Review and approve all related-party transactions.
 
32.  
Review and approve (i) any change or waiver in the Company's code of business conduct and ethics for Directors or Executive Officers, and (ii) any disclosure made on Form 8-K regarding such change or waiver.
 
33.  
The Committee shall be required to pre-approve the hiring of any employee or former employee of the independent auditors who was a member of the Company's audit engagement team within the preceding two fiscal years.
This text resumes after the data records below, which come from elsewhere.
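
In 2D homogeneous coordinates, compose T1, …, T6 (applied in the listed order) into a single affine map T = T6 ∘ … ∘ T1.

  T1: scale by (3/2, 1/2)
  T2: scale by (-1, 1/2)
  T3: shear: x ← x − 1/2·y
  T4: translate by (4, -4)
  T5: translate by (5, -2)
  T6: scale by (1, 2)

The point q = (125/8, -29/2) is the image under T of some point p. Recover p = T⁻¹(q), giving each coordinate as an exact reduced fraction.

T1 = [3/2 0 0; 0 1/2 0; 0 0 1]
T2·T1 = [-3/2 0 0; 0 1/4 0; 0 0 1]
T3·…·T1 = [-3/2 -1/8 0; 0 1/4 0; 0 0 1]
T4·…·T1 = [-3/2 -1/8 4; 0 1/4 -4; 0 0 1]
T5·…·T1 = [-3/2 -1/8 9; 0 1/4 -6; 0 0 1]
T6·…·T1 = [-3/2 -1/8 9; 0 1/2 -12; 0 0 1]
det M = -3/4; M⁻¹ = [-2/3 -1/6 4; 0 2 24; 0 0 1]
M⁻¹ · (125/8, -29/2)ᵀ = (-4, -5)ᵀ

p = (-4, -5)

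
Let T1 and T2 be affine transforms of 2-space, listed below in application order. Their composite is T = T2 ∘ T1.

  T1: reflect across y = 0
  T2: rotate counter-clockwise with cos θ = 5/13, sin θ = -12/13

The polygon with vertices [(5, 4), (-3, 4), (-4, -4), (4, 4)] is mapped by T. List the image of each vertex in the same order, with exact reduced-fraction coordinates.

image vertices: (-23/13, -80/13), (-63/13, 16/13), (28/13, 68/13), (-28/13, -68/13)

T1 reflect across y = 0: (5, 4) → (5, -4); (-3, 4) → (-3, -4); (-4, -4) → (-4, 4); (4, 4) → (4, -4)
T2 rotate counter-clockwise with cos θ = 5/13, sin θ = -12/13: (5, -4) → (-23/13, -80/13); (-3, -4) → (-63/13, 16/13); (-4, 4) → (28/13, 68/13); (4, -4) → (-28/13, -68/13)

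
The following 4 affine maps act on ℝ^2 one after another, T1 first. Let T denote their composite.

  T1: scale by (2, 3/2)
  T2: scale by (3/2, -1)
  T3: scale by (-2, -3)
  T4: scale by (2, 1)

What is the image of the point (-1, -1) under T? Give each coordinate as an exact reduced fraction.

T(p) = (12, -9/2)

T1 scale by (2, 3/2): (-1, -1) → (-2, -3/2)
T2 scale by (3/2, -1): (-2, -3/2) → (-3, 3/2)
T3 scale by (-2, -3): (-3, 3/2) → (6, -9/2)
T4 scale by (2, 1): (6, -9/2) → (12, -9/2)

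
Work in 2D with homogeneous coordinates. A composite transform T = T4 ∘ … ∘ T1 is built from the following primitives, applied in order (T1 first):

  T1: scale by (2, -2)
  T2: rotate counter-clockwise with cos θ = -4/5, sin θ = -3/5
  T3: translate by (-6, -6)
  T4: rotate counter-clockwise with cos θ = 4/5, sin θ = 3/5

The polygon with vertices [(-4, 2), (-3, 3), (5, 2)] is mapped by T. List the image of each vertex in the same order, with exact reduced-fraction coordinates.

image vertices: (-14/5, 2/5), (-132/25, -24/25), (-196/25, -422/25)

T1 scale by (2, -2): (-4, 2) → (-8, -4); (-3, 3) → (-6, -6); (5, 2) → (10, -4)
T2 rotate counter-clockwise with cos θ = -4/5, sin θ = -3/5: (-8, -4) → (4, 8); (-6, -6) → (6/5, 42/5); (10, -4) → (-52/5, -14/5)
T3 translate by (-6, -6): (4, 8) → (-2, 2); (6/5, 42/5) → (-24/5, 12/5); (-52/5, -14/5) → (-82/5, -44/5)
T4 rotate counter-clockwise with cos θ = 4/5, sin θ = 3/5: (-2, 2) → (-14/5, 2/5); (-24/5, 12/5) → (-132/25, -24/25); (-82/5, -44/5) → (-196/25, -422/25)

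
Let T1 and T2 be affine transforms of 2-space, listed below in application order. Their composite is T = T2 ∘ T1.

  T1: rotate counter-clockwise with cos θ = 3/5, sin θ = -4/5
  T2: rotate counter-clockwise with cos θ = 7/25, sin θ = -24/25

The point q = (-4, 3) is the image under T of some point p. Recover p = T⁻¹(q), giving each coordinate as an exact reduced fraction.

p = (0, -5)

T1 = [3/5 4/5 0; -4/5 3/5 0; 0 0 1]
T2·T1 = [-3/5 4/5 0; -4/5 -3/5 0; 0 0 1]
det M = 1; M⁻¹ = [-3/5 -4/5 0; 4/5 -3/5 0; 0 0 1]
M⁻¹ · (-4, 3)ᵀ = (0, -5)ᵀ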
The Committee shall not approve the hiring of any individual for a financial reporting oversight role if such person is or was an employee of the independent auditor and was a member of the Company's audit engagement team within the preceding two fiscal years unless: (A) (i) such individual is to be employed for a limited period of time due to an emergency or unusual situation and (ii) the Committee determines that the hiring of such individual is in the best interests of the Company's shareholders; or (B) such individual becomes employed by the Company as a result of a business combination and the Committee was made aware of such individual's prior relationship with the Company as a member of its audit engagement team.
 
34.  
Review any Management decision to seek a second opinion from independent auditors other than the Company's regular independent auditors with respect to any significant accounting issue.
 
35.  
Review with Management and the independent auditors the sufficiency and quality of the Corporate Audit Department staff and other financial and accounting personnel of the Company.
 
36.  
Review and reassess the adequacy of this Charter annually and recommend to the Board any changes the Committee deems appropriate.
 
37.  
The Committee shall conduct an annual performance evaluation of itself.
 
38.  
Perform any other activities consistent with this Charter, the Company's By-laws and governing law as the Committee or the Board deems necessary or appropriate.
 
Resources
 
The Audit Committee shall have the authority to retain independent legal, accounting and other consultants to advise the Committee. The Committee may request any officer or employee of the Company or the Company's outside counsel or independent auditors to attend a meeting of the Committee or to meet with any members of, or consultants to, the Committee.
 
  The Committee shall determine the extent of funding necessary for payment of compensation to the independent auditors for purpose of rendering or issuing the annual audit report and to any independent legal, accounting and other consultants retained to advise the Committee.